Na opinião de Proenço, o número de desistências ainda pode aumentar. “As residências chamam até o dia 1º de abril. Ao longo do mês de março também podem ter ocorrido novas desistências”.
O médico pontua ainda grande número de postos ociosos, mesmo antes da saída dos profissionais cubanos, estimado em 2000 postos, “o que estaria gerando uma desassistência muito importante nas pequenas cidades, nas mais vulneráveis”, afirma.
Em nota, o Ministério da Saúde diz que as vagas oriundas das desistências “poderão ser ofertadas em novas fases de provimento de profissionais ainda em análise”.
Em audiência no Senado na última semana, o ministro da Saúde, Luiz Henrique Mandetta, disse que a previsão é enviar ao Congresso um novo projeto para substituir o Mais Médicos ainda neste mês.
Programa – O programa Mais Médicos foi lançado em 2013 pelo governo da presidente Dilma, com o objetivo de, através da presença de médicos de outros países, suprir a carência desses profissionais nos municípios do interior e nas periferias das grandes cidades brasileiras.
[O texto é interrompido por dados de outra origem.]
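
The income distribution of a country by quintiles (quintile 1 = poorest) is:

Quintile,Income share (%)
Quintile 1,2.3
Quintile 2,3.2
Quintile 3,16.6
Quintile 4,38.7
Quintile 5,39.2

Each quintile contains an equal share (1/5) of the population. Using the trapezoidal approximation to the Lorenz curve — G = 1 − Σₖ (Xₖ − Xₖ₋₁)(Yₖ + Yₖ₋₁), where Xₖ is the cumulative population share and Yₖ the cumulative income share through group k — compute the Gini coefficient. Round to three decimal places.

Cumulative income shares Yₖ: 0.0230, 0.0550, 0.2210, 0.6080, 1.0000
Σ (Xₖ−Xₖ₋₁)(Yₖ+Yₖ₋₁) = (1/5)(0.0230+0.0000) + (1/5)(0.0550+0.0230) + (1/5)(0.2210+0.0550) + (1/5)(0.6080+0.2210) + (1/5)(1.0000+0.6080)
  = 0.0046 + 0.0156 + 0.0552 + 0.1658 + 0.3216 = 0.5628
G = 1 − 0.5628 = 0.4372

0.437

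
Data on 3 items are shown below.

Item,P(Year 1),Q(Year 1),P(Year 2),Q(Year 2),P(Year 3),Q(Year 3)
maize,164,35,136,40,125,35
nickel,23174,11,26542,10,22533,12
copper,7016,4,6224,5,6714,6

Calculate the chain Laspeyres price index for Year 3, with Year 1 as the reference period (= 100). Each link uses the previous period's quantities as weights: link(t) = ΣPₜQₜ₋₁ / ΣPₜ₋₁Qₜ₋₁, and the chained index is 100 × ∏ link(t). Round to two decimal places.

Link Year 1→Year 2:
ΣP(Year 2)Q(Year 1) = 136×35 + 26542×11 + 6224×4 = 4760 + 291962 + 24896 = 321618
ΣP(Year 1)Q(Year 1) = 164×35 + 23174×11 + 7016×4 = 5740 + 254914 + 28064 = 288718
link = 321618/288718 = 1.113952
Link Year 2→Year 3:
ΣP(Year 3)Q(Year 2) = 125×40 + 22533×10 + 6714×5 = 5000 + 225330 + 33570 = 263900
ΣP(Year 2)Q(Year 2) = 136×40 + 26542×10 + 6224×5 = 5440 + 265420 + 31120 = 301980
link = 263900/301980 = 0.873899
Chained index = 100 × 1.113952 × 0.873899 = 97.3481

97.35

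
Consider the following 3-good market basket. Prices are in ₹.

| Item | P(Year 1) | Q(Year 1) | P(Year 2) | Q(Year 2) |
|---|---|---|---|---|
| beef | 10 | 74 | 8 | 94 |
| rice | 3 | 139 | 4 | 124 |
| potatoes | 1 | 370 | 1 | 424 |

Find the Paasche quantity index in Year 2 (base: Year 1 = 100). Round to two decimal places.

Paasche quantity index uses current-period prices as weights.
ΣP(Year 2)·Q(Year 2) = 8×94 + 4×124 + 1×424 = 752 + 496 + 424 = 1672
ΣP(Year 2)·Q(Year 1) = 8×74 + 4×139 + 1×370 = 592 + 556 + 370 = 1518
Index = 1672 / 1518 × 100 = 110.1449

110.14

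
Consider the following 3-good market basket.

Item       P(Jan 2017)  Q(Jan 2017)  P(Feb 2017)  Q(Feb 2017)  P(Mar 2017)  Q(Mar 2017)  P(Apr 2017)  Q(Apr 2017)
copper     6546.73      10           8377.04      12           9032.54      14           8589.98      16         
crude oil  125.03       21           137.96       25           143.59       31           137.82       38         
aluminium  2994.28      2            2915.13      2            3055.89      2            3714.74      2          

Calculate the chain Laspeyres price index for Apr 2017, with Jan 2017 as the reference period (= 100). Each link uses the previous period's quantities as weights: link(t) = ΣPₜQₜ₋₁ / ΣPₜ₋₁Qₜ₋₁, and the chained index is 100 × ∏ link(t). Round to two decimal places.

Link Jan 2017→Feb 2017:
ΣP(Feb 2017)Q(Jan 2017) = 8377.04×10 + 137.96×21 + 2915.13×2 = 83770.4 + 2897.16 + 5830.26 = 92497.82
ΣP(Jan 2017)Q(Jan 2017) = 6546.73×10 + 125.03×21 + 2994.28×2 = 65467.3 + 2625.63 + 5988.56 = 74081.49
link = 92497.82/74081.49 = 1.248596
Link Feb 2017→Mar 2017:
ΣP(Mar 2017)Q(Feb 2017) = 9032.54×12 + 143.59×25 + 3055.89×2 = 108390.48 + 3589.75 + 6111.78 = 118092.01
ΣP(Feb 2017)Q(Feb 2017) = 8377.04×12 + 137.96×25 + 2915.13×2 = 100524.48 + 3449 + 5830.26 = 109803.74
link = 118092.01/109803.74 = 1.075483
Link Mar 2017→Apr 2017:
ΣP(Apr 2017)Q(Mar 2017) = 8589.98×14 + 137.82×31 + 3714.74×2 = 120259.72 + 4272.42 + 7429.48 = 131961.62
ΣP(Mar 2017)Q(Mar 2017) = 9032.54×14 + 143.59×31 + 3055.89×2 = 126455.56 + 4451.29 + 6111.78 = 137018.63
link = 131961.62/137018.63 = 0.963093
Chained index = 100 × 1.248596 × 1.075483 × 0.963093 = 129.3282

129.33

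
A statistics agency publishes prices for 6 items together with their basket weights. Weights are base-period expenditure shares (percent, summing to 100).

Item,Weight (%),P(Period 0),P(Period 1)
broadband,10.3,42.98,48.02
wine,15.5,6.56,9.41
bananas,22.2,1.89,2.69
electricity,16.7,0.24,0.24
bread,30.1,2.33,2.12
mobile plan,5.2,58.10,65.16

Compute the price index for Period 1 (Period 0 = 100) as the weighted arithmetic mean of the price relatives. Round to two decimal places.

115.26

broadband: 10.3 × (48.02/42.98) = 10.3 × 1.117264 = 11.5078
wine: 15.5 × (9.41/6.56) = 15.5 × 1.434451 = 22.2340
bananas: 22.2 × (2.69/1.89) = 22.2 × 1.423280 = 31.5968
electricity: 16.7 × (0.24/0.24) = 16.7 × 1.000000 = 16.7000
bread: 30.1 × (2.12/2.33) = 30.1 × 0.909871 = 27.3871
mobile plan: 5.2 × (65.16/58.10) = 5.2 × 1.121515 = 5.8319
Index = Σ wᵢ·(p₁ᵢ/p₀ᵢ) = 11.5078 + 22.2340 + 31.5968 + 16.7000 + 27.3871 + 5.8319 = 115.2576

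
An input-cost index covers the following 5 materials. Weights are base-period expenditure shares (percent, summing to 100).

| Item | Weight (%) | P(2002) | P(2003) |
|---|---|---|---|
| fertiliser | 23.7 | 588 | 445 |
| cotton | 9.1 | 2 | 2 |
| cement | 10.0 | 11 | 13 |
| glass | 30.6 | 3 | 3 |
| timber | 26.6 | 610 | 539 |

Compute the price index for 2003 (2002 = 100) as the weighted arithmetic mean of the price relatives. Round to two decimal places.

fertiliser: 23.7 × (445/588) = 23.7 × 0.756803 = 17.9362
cotton: 9.1 × (2/2) = 9.1 × 1.000000 = 9.1000
cement: 10.0 × (13/11) = 10.0 × 1.181818 = 11.8182
glass: 30.6 × (3/3) = 30.6 × 1.000000 = 30.6000
timber: 26.6 × (539/610) = 26.6 × 0.883607 = 23.5039
Index = Σ wᵢ·(p₁ᵢ/p₀ᵢ) = 17.9362 + 9.1000 + 11.8182 + 30.6000 + 23.5039 = 92.9583

92.96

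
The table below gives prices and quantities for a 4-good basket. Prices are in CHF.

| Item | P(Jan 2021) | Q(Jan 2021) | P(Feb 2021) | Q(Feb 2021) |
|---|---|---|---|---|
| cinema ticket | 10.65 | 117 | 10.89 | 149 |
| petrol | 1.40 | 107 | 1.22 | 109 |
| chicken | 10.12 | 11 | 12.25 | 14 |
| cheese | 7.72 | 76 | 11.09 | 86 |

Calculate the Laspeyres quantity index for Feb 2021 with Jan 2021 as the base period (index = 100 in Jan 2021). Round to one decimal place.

Laspeyres quantity index uses base-period prices as weights.
ΣP(Jan 2021)·Q(Feb 2021) = 10.65×149 + 1.40×109 + 10.12×14 + 7.72×86 = 1586.85 + 152.6 + 141.68 + 663.92 = 2545.05
ΣP(Jan 2021)·Q(Jan 2021) = 10.65×117 + 1.40×107 + 10.12×11 + 7.72×76 = 1246.05 + 149.8 + 111.32 + 586.72 = 2093.89
Index = 2545.05 / 2093.89 × 100 = 121.5465

121.5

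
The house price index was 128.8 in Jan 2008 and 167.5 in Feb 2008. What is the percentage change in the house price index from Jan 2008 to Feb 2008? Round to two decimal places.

30.05%

Change = (167.5 − 128.8) / 128.8 × 100
       = 38.7 / 128.8 × 100 = 30.0466%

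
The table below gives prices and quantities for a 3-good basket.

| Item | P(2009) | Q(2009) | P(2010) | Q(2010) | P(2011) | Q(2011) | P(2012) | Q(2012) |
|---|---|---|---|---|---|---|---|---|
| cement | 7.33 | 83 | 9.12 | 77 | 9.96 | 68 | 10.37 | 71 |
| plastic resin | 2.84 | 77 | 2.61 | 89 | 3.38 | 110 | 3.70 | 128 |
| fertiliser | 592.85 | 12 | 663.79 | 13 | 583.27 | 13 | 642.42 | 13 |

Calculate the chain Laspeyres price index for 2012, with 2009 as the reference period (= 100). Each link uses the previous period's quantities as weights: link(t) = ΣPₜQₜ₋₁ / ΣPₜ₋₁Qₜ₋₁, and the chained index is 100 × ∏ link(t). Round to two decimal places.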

Segundo dados do Ministério da Saúde de Cuba, atenderam mais de 113,3 milhões de pacientes em mais de 3.600 municípios brasileiros. Os médicos cubanos constituíam 80% dos médicos do programa, que levou a mais de 700 municípios um médico pela primeira vez na história.
À época da saída dos médicos, o Conselho Nacional de Secretários de Saúde – Conasems mostrou-se preocupado, já que a maioria dos médicos cubanos trabalha “em áreas vulneráveis e com baixos índices de fixação profissional”, como o Norte, o Nordeste e as periferias das grandes cidades, onde o interesse dos profissionais brasileiros em ocupar as vagas é menor.
Vale ressaltar que os locais onde os cubanos atuam foram oferecidos antes a médicos brasileiros, que não aceitaram trabalhar nessas localidades. A região Norte do país é onde mais sobram vagas no programa Mais Médicos. No Amazonas, 34,7% das vagas ainda estão disponíveis. Do total de 322 vagas abertas no edital, faltam 112 médicos se apresentarem em 21 municípios amazonenses.
A saída dos médicos cubanos do Programa Mais Médicos teve impacto no atendimento aos povos indígenas. Segundo dados de 2017, 90% dos médicos que atuavam pelo programa em áreas indígenas eram cubanos. Os números são do monitoramento do Mais Médicos feito pela Organização Panamericana de Saúde – Opas e pela Organização Mundial de Saúde – OMS.
O atendimento a essa população específica era feito por 321 profissionais, segundo a Opas. Desse total, 289 deles eram cubanos. Eles estavam divididos entre os 34 Distritos Sanitários Especiais Indígenas – DSEIs e atendiam, ao todo, 642 mil pessoas.
Segundo levantamento da entidade, em dezembro, uma área com 17 mil indígenas e 120 aldeias estava na lista dos distritos indígenas que concentram 59% das vagas não ocupadas do Mais Médicos. Depois da saída dos médicos cubanos, a área contava com apenas um profissional atendendo.